On September 15, 2015, Justice Paul A. Magnuson of the United States District Court, District of Minnesota granted class certification to banks that issued payment cards in the payment card data breach that was publicly disclosed by Target on December 19, 2013.
The Judicial Panel on Multidistrict Litigation consolidated lawsuits regarding the breach in the Minnesota court. The case then separated into two “tracks” — one for consumers and one for financial institutions. While the consumer action was settled, the action by the financial institutions continued.
Those institutions had issued debit and credit cards to consumers who, in turn, had used those cards at Target during the period of the breach. Following the breach, the banks reissued the cards, at their cost, which they sought to recover from Target.
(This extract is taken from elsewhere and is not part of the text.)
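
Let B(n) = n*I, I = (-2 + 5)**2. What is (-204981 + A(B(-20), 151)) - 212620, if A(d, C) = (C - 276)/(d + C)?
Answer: -12110304/29 ≈ -4.1760e+5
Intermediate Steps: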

The financial institutions alleged that Target was negligent in failing to provide sufficient security to prevent the hackers from accessing customer data. They also alleged that Target violated Minnesota's Plastic Security Card Act.
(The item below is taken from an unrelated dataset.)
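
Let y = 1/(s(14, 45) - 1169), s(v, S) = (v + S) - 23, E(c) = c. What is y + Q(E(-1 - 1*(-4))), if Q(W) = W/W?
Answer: 1132/1133 ≈ 0.99912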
Target's focus in defending the certification motion was that there was no question of law or fact common to the class which predominated over questions affecting the individual members, and that the class action was not superior to other available methods in the adjudication of the allegations.
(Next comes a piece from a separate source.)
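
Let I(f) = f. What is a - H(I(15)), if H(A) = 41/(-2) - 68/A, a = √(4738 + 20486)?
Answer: 751/30 + 2*√6306 ≈ 183.85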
Specifically, Target argued that because the banks were themselves domiciled in different states, different laws of negligence would apply, such that any question of law was not in fact common. The Court rejected that argument, holding that the law of the State of Minnesota would apply to all.
Target also argued that the banks' decision to reissue the cards was a business decision, for which it should not be liable in law. As the Court noted, the absurdity of that position was made evident from the fact that Target reissued its own debit cards in weeks after the breach.
Plaintiffs alleged that Target had also violated Minnesota's Plastic Card Security Act, which governed the kind and quality of customer data that retailers could retain, and which required that those who breached the legislation reimburse “reasonable” costs. Target argued that whether each bank's actions were “reasonable” within the meaning of the statute had to be judged on a bank by bank basis, and that hence there was no common factual question.
The Court disagreed. It noted that whether particular actions — reissuance, blocking accounts, reimbursing fraudulent charges, paying for customers fraud monitoring — were reasonable actions in the face of the data breach, could be determined on a class-wide basis, and need not be determined with respect to each financial institution.
On the issue of damages, Target had argued that there were contributory fault defences that were unique to each bank, such that damages were not common. The Court saw this for what it was — a classic argument of contributory negligence or failure to mitigate damages, neither of which related to the underlying liability for the data breach.
On the related issue whether reissuance costs and fraud losses were determinable on a classwide basis, the Court noted that even if these damages could not be calculated on a classwide basis, class certification was still appropriate if the other factors for certification were met and there was no risk that individual damages outweighed the classwide issues.